Recurring incidence: you talk to people about seed saving, maybe at a plant swap or in a random eco green event and sooner or later somebody mentions that „big mafia seed companies designed seeds that cannot replicate in order to make you dependent on them“.
At this utterance my face usually contorts (at least in my inner world). Why? I am all for seed saving, food sovereignty and seeds true to seed. The importance of these is grossly underrated in our world. And absolutely yes, there is a monopolistic seed market out there that works hard on destroying all of these goals and values and we should cultivate resistance against it. But there is a very common confusion between the ecological intricacies of hybrid F1 seeds and the legal ban on replicating patented plant genomics through seed saving and replanting (a narrative that became widely known around the cases of US American farmers who were sued when replicating seeds with a tolerance to glyphosate, the RoundUp Ready corn and soy bean varieties).
If you happen to garden or farm in Europe, there is very little (as a farmer) to no chance (as a gardener) that genetically modified seeds will ever cross your way as they are, under very few exceptions, not allowed to be used or traded on the European market. What many people in Europe mean when they ramble about seeds that cannot be replicated are actually F1 hybrid seeds. They make up the vast majority of the European seeds both in farming and gardening. If you ever saved and replanted seed from a supermarket tomato, you might have experienced what the disappointing issue with them is: the tomatoes of that offspring look and taste nothing like the one you got from the supermarket.

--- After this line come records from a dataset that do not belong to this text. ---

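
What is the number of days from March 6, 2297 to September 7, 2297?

March 2297: 31 − 6 = 25 days remain.
Then April (30), May (31), June (30), July (31), August (31): 30 + 31 + 30 + 31 + 31 = 153 days.
September 1–7, 2297: 7 days.
Total: 25 + 153 + 7 = 185 days.

185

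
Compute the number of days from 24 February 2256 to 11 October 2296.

Day-of-year of February 24, 2256: 55.
Day-of-year of October 11, 2296: 285.
2256 has 366 days, so 366 − 55 = 311 days remain in 2256.
Full years 2257–2295: 30 common + 9 leap = 30×365 + 9×366 = 14244 days.
Total: 311 + 14244 + 285 = 14840 days.

14840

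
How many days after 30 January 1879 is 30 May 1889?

Day-of-year of January 30, 1879: 30.
Day-of-year of May 30, 1889: 150.
1879 has 365 days, so 365 − 30 = 335 days remain in 1879.
Full years 1880–1888: 6 common + 3 leap = 6×365 + 3×366 = 3288 days.
Total: 335 + 3288 + 150 = 3773 days.

3773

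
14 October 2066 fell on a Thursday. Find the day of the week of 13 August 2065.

Count forward from the earlier date (August 13, 2065) to the later (October 14, 2066):
August 13, 2065 → August 13, 2066: 365 days.
August 2066: 31 − 13 = 18 days remain.
Then September (30): 30 days.
October 1–14, 2066: 14 days.
Residual: 62 days.
Total: 427 days.
427 is a multiple of 7, so 13 August 2065 falls on the same weekday: Thursday.

Thursday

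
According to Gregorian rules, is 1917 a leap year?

No

1917 is not a leap year.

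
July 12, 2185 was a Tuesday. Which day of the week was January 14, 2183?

Count forward from the earlier date (January 14, 2183) to the later (July 12, 2185):
Day-of-year of January 14, 2183: 14.
Day-of-year of July 12, 2185: 193.
2183 has 365 days, so 365 − 14 = 351 days remain in 2183.
Full years: 2184: 366. Sum = 366.
Total: 351 + 366 + 193 = 910 days.
910 is a multiple of 7, so January 14, 2183 falls on the same weekday: Tuesday.

Tuesday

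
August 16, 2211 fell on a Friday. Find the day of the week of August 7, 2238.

Tuesday

Day-of-year of August 16, 2211: 228.
Day-of-year of August 7, 2238: 219.
2211 has 365 days, so 365 − 228 = 137 days remain in 2211.
Full years 2212–2237: 19 common + 7 leap = 19×365 + 7×366 = 9497 days.
Total: 137 + 9497 + 219 = 9853 days.
9853 mod 7 = 4, so 4 days after Friday is Tuesday.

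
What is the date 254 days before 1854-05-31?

1853-09-19

Count 254 days before May 31, 1854:
September 1853: 30 − 19 = 11 days remain.
Then October (31), November (30), December (31), January (31), February 1854 (28), March (31), April (30): 31 + 30 + 31 + 31 + 28 + 31 + 30 = 212 days.
May 1–31, 1854: 31 days.
Total: 11 + 212 + 31 = 254 days.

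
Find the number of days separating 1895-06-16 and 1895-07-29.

43

June 1895: 30 − 16 = 14 days remain.
July 1–29, 1895: 29 days.
Total: 14 + 29 = 43 days.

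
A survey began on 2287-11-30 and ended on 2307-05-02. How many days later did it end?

7092

Day-of-year of November 30, 2287: 334.
Day-of-year of May 2, 2307: 122.
2287 has 365 days, so 365 − 334 = 31 days remain in 2287.
Full years 2288–2306: 15 common + 4 leap = 15×365 + 4×366 = 6939 days.
Total: 31 + 6939 + 122 = 7092 days.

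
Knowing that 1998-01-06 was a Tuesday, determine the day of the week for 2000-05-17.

Wednesday

January 6, 1998 → January 6, 1999: 365 days.
January 6, 1999 → January 6, 2000: 365 days.
January 2000: 31 − 6 = 25 days remain.
Then February 2000 (29), March (31), April (30): 29 + 31 + 30 = 90 days.
May 1–17, 2000: 17 days.
Residual: 132 days.
Total: 862 days.
862 mod 7 = 1, so 1 day after Tuesday is Wednesday.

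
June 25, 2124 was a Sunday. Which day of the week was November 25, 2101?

Friday

Count forward from the earlier date (November 25, 2101) to the later (June 25, 2124):
From November 25, 2101 to November 25, 2123: 22 years, of which 5 contain a Feb 29 — 17×365 + 5×366 = 8035 days.
November 2123: 30 − 25 = 5 days remain.
Then December (31), January (31), February 2124 (29), March (31), April (30), May (31): 31 + 31 + 29 + 31 + 30 + 31 = 183 days.
June 1–25, 2124: 25 days.
Residual: 213 days.
Total: 8248 days.
8248 mod 7 = 2, so 2 days before Sunday is Friday.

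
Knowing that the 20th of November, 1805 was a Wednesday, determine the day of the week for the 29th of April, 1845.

Tuesday

Day-of-year of November 20, 1805: 324.
Day-of-year of April 29, 1845: 119.
1805 has 365 days, so 365 − 324 = 41 days remain in 1805.
Full years 1806–1844: 29 common + 10 leap = 29×365 + 10×366 = 14245 days.
Total: 41 + 14245 + 119 = 14405 days.
14405 mod 7 = 6, so 6 days after Wednesday is Tuesday.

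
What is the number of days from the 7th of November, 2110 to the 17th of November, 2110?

10

Within November 2110: 17 − 7 = 10 days.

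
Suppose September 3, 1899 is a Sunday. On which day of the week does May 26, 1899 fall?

Count forward from the earlier date (May 26, 1899) to the later (September 3, 1899):
May 1899: 31 − 26 = 5 days remain.
Then June (30), July (31), August (31): 30 + 31 + 31 = 92 days.
September 1–3, 1899: 3 days.
Total: 5 + 92 + 3 = 100 days.
100 mod 7 = 2, so 2 days before Sunday is Friday.

Friday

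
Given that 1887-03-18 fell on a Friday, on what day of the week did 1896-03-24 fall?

From March 18, 1887 to March 18, 1896: 9 years, of which 3 contain a Feb 29 — 6×365 + 3×366 = 3288 days.
Within March 1896: 24 − 18 = 6 days.
Total: 3294 days.
3294 mod 7 = 4, so 4 days after Friday is Tuesday.

Tuesday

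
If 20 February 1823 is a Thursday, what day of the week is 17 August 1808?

Count forward from the earlier date (August 17, 1808) to the later (February 20, 1823):
From August 17, 1808 to August 17, 1822: 14 years, of which 3 contain a Feb 29 — 11×365 + 3×366 = 5113 days.
August 1822: 31 − 17 = 14 days remain.
Then September (30), October (31), November (30), December (31), January (31): 30 + 31 + 30 + 31 + 31 = 153 days.
February 1–20, 1823: 20 days (1823 is not a leap year).
Residual: 187 days.
Total: 5300 days.
5300 mod 7 = 1, so 1 day before Thursday is Wednesday.

Wednesday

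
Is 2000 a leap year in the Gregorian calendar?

Yes

2000 is a leap year (divisible by 400).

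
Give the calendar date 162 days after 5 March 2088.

14 August 2088

Count 162 days after March 5, 2088:
March 2088: 31 − 5 = 26 days remain.
Then April (30), May (31), June (30), July (31): 30 + 31 + 30 + 31 = 122 days.
August 1–14, 2088: 14 days.
Total: 26 + 122 + 14 = 162 days.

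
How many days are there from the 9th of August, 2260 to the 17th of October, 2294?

Day-of-year of August 9, 2260: 222.
Day-of-year of October 17, 2294: 290.
2260 has 366 days, so 366 − 222 = 144 days remain in 2260.
Full years 2261–2293: 25 common + 8 leap = 25×365 + 8×366 = 12053 days.
Total: 144 + 12053 + 290 = 12487 days.

12487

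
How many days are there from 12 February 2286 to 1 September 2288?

932

February 2286: 28 − 12 = 16 days remain (2286 is not a leap year, so February has 28 days).
Then 30 full months totalling 915 days.
September 1, 2288: 1 day.
Total: 16 + 915 + 1 = 932 days.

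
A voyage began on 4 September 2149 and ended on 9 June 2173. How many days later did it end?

From September 4, 2149 to September 4, 2172: 23 years, of which 6 contain a Feb 29 — 17×365 + 6×366 = 8401 days.
September 2172: 30 − 4 = 26 days remain.
Then October (31), November (30), December (31), January (31), February 2173 (28), March (31), April (30), May (31): 31 + 30 + 31 + 31 + 28 + 31 + 30 + 31 = 243 days.
June 1–9, 2173: 9 days.
Residual: 278 days.
Total: 8679 days.

8679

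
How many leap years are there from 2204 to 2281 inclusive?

Years divisible by 4: 2204, 2208, …, 2280 — 20 in all.
No century exceptions apply. Count: 20.

20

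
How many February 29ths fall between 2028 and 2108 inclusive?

20

Years divisible by 4: 2028, 2032, …, 2108 — 21 in all.
Of these, 2100 is divisible by 100 but not 400, so not leap.
Leap years: 21 − 1 = 20.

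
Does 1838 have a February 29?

1838 is not a leap year.

No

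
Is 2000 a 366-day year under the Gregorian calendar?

2000 is a leap year (divisible by 400).

Yes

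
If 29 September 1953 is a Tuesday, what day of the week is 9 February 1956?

Thursday

September 29, 1953 → September 29, 1954: 365 days.
September 29, 1954 → September 29, 1955: 365 days.
September 1955: 30 − 29 = 1 day remains.
Then October (31), November (30), December (31), January (31): 31 + 30 + 31 + 31 = 123 days.
February 1–9, 1956: 9 days (1956 is a leap year).
Residual: 133 days.
Total: 863 days.
863 mod 7 = 2, so 2 days after Tuesday is Thursday.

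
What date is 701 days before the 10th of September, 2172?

the 10th of October, 2170

Count 701 days before September 10, 2172:
October 2170: 31 − 10 = 21 days remain.
Then 22 full months totalling 670 days.
September 1–10, 2172: 10 days.
Total: 21 + 670 + 10 = 701 days.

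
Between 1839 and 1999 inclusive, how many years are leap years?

Years divisible by 4: 1840, 1844, …, 1996 — 40 in all.
Of these, 1900 is divisible by 100 but not 400, so not leap.
Leap years: 40 − 1 = 39.

39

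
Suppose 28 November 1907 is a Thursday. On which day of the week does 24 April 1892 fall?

Count forward from the earlier date (April 24, 1892) to the later (November 28, 1907):
From April 24, 1892 to April 24, 1907: 15 years, of which 2 contain a Feb 29 — 13×365 + 2×366 = 5477 days.
(1900 is not a leap year (divisible by 100 but not 400).)
April 1907: 30 − 24 = 6 days remain.
Then May (31), June (30), July (31), August (31), September (30), October (31): 31 + 30 + 31 + 31 + 30 + 31 = 184 days.
November 1–28, 1907: 28 days.
Residual: 218 days.
Total: 5695 days.
5695 mod 7 = 4, so 4 days before Thursday is Sunday.

Sunday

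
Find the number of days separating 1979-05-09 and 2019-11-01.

Day-of-year of May 9, 1979: 129.
Day-of-year of November 1, 2019: 305.
1979 has 365 days, so 365 − 129 = 236 days remain in 1979.
Full years 1980–2018: 29 common + 10 leap = 29×365 + 10×366 = 14245 days.
Total: 236 + 14245 + 305 = 14786 days.

14786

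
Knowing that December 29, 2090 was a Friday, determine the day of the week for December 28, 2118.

Wednesday

From December 29, 2090 to December 29, 2117: 27 years, of which 6 contain a Feb 29 — 21×365 + 6×366 = 9861 days.
(2100 is not a leap year (divisible by 100 but not 400).)
December 2117: 31 − 29 = 2 days remain.
Then 11 full months totalling 334 days.
December 1–28, 2118: 28 days.
Residual: 364 days.
Total: 10225 days.
10225 mod 7 = 5, so 5 days after Friday is Wednesday.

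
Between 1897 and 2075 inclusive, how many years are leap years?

Years divisible by 4: 1900, 1904, …, 2072 — 44 in all.
Of these, 1900 is divisible by 100 but not 400, so not leap.
2000 is divisible by 400, so still leap.
Leap years: 44 − 1 = 43.

43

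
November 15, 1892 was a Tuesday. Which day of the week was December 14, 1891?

Count forward from the earlier date (December 14, 1891) to the later (November 15, 1892):
December 1891: 31 − 14 = 17 days remain.
Then 10 full months totalling 305 days.
November 1–15, 1892: 15 days.
Residual: 337 days.
Total: 337 days.
337 mod 7 = 1, so 1 day before Tuesday is Monday.

Monday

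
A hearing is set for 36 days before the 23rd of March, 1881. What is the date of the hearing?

the 15th of February, 1881

Count 36 days before March 23, 1881:
February 1881: 28 − 15 = 13 days remain (1881 is not a leap year, so February has 28 days).
March 1–23, 1881: 23 days.
Total: 13 + 23 = 36 days.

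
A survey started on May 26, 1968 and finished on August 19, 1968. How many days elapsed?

May 1968: 31 − 26 = 5 days remain.
Then June (30), July (31): 30 + 31 = 61 days.
August 1–19, 1968: 19 days.
Total: 5 + 61 + 19 = 85 days.

85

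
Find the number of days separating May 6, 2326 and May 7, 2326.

Within May 2326: 7 − 6 = 1 day.

1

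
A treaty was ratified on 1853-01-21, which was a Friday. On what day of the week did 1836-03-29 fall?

Tuesday

Count forward from the earlier date (March 29, 1836) to the later (January 21, 1853):
Day-of-year of March 29, 1836: 89.
Day-of-year of January 21, 1853: 21.
1836 has 366 days, so 366 − 89 = 277 days remain in 1836.
Full years 1837–1852: 12 common + 4 leap = 12×365 + 4×366 = 5844 days.
Total: 277 + 5844 + 21 = 6142 days.
6142 mod 7 = 3, so 3 days before Friday is Tuesday.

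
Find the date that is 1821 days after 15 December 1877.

10 December 1882

Count 1821 days after December 15, 1877:
Day-of-year of December 15, 1877: 349.
Day-of-year of December 10, 1882: 344.
1877 has 365 days, so 365 − 349 = 16 days remain in 1877.
Full years: 1878: 365; 1879: 365; 1880: 366; 1881: 365. Sum = 1461.
Total: 16 + 1461 + 344 = 1821 days.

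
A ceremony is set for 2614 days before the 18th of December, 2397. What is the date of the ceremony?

the 22nd of October, 2390

Count 2614 days before December 18, 2397:
From October 22, 2390 to October 22, 2397: 7 years, of which 2 contain a Feb 29 — 5×365 + 2×366 = 2557 days.
October 2397: 31 − 22 = 9 days remain.
Then November (30): 30 days.
December 1–18, 2397: 18 days.
Residual: 57 days.
Total: 2614 days.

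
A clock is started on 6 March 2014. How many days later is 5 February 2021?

March 6, 2014 → March 6, 2015: 365 days.
March 6, 2015 → March 6, 2016: 366 days (2016 is a leap year).
March 6, 2016 → March 6, 2017: 365 days.
March 6, 2017 → March 6, 2018: 365 days.
March 6, 2018 → March 6, 2019: 365 days.
March 6, 2019 → March 6, 2020: 366 days (2020 is a leap year).
March 2020: 31 − 6 = 25 days remain.
Then 10 full months totalling 306 days.
February 1–5, 2021: 5 days (2021 is not a leap year).
Residual: 336 days.
Total: 2528 days.

2528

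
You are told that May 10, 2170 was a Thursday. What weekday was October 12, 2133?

Monday

Count forward from the earlier date (October 12, 2133) to the later (May 10, 2170):
From October 12, 2133 to October 12, 2169: 36 years, of which 9 contain a Feb 29 — 27×365 + 9×366 = 13149 days.
October 2169: 31 − 12 = 19 days remain.
Then November (30), December (31), January (31), February 2170 (28), March (31), April (30): 30 + 31 + 31 + 28 + 31 + 30 = 181 days.
May 1–10, 2170: 10 days.
Residual: 210 days.
Total: 13359 days.
13359 mod 7 = 3, so 3 days before Thursday is Monday.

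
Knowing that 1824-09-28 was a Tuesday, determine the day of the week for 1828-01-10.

Day-of-year of September 28, 1824: 272.
Day-of-year of January 10, 1828: 10.
1824 has 366 days, so 366 − 272 = 94 days remain in 1824.
Full years: 1825: 365; 1826: 365; 1827: 365. Sum = 1095.
Total: 94 + 1095 + 10 = 1199 days.
1199 mod 7 = 2, so 2 days after Tuesday is Thursday.

Thursday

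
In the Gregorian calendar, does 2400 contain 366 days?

2400 is a leap year (divisible by 400).

Yes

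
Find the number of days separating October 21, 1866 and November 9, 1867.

384

October 21, 1866 → October 21, 1867: 365 days.
October 1867: 31 − 21 = 10 days remain.
November 1–9, 1867: 9 days.
Residual: 19 days.
Total: 384 days.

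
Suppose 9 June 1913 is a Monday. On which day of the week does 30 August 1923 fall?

Day-of-year of June 9, 1913: 160.
Day-of-year of August 30, 1923: 242.
1913 has 365 days, so 365 − 160 = 205 days remain in 1913.
Full years 1914–1922: 7 common + 2 leap = 7×365 + 2×366 = 3287 days.
Total: 205 + 3287 + 242 = 3734 days.
3734 mod 7 = 3, so 3 days after Monday is Thursday.

Thursday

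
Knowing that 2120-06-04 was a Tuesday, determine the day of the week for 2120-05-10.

Count forward from the earlier date (May 10, 2120) to the later (June 4, 2120):
May 2120: 31 − 10 = 21 days remain.
June 1–4, 2120: 4 days.
Total: 21 + 4 = 25 days.
25 mod 7 = 4, so 4 days before Tuesday is Friday.

Friday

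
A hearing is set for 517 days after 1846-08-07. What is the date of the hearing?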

What many people seem to think is that this is due to a greedy design method of seed companies. And though there is surely an element of greed in how these seed types enable profit by forcing people to rebuy such seeds instead of recultivating them, the genetic make up of hybrid seeds is simply part of the magic of genetic reproduction. Hybridization is is happening between to (somewhat different) parent plants making love and that is something that happened well before any proto-human ever walked the Earth. Due to evolutionary law (who of you had their eyes and ears peeled enough in school to remember Mendelian law of inheritance?), the offspring of this cross (the hybrid or the F1 (filial hybrid) which is something you often read on a conventional but sometimes also organic seed package) often has many desired effects due to the so-called Heterosis effect (I tried to write this down in short words but it’s too complex to press into this text, so see the full story (featuring mules, fruitflies and psychoactive plants) on Wikipedia.
This is why F1 hybrids are very often found in the plant production world as they tend to have desired traits, such as large fruit, certain resistances or vigor. And this is why seed companies like to sell seed which have these traits, also in the organic seed market. The narrative that this mechanism was invented by seed companies is a myth and I do not find this myth helpful in navigating the complex intertwinings of humans, seeds and capitalism.
All of that being said, the widespread use of F1 hybrid seeds for food production does produce many problematic issues, such as that breeding commercial F1s is a costly, black-box technology that is difficult to reproduce. It also actively threatens seed sovereignty by undermining the knowledge and practice of preserving cultural heritage and adapted land races which in turn could be crucial to breed forward from in times of climate crisis.
So I personally prefer to use seed true to seed in my garden so I can enjoy the beauty of carrying their genetic heritage forward by taking their seed and sharing them. I do not sneer at F1s either though if they cross my path such as in the case of the brown bean in the opening photo which was given to me by a British friend, a bush bean that produces purple pods and was pretty cool to look at.
Hopefully my nerdy excursion could shine a light on the magic, rather than corporate intention, that is behind the existence of the heterosis effect and hybrid seeds.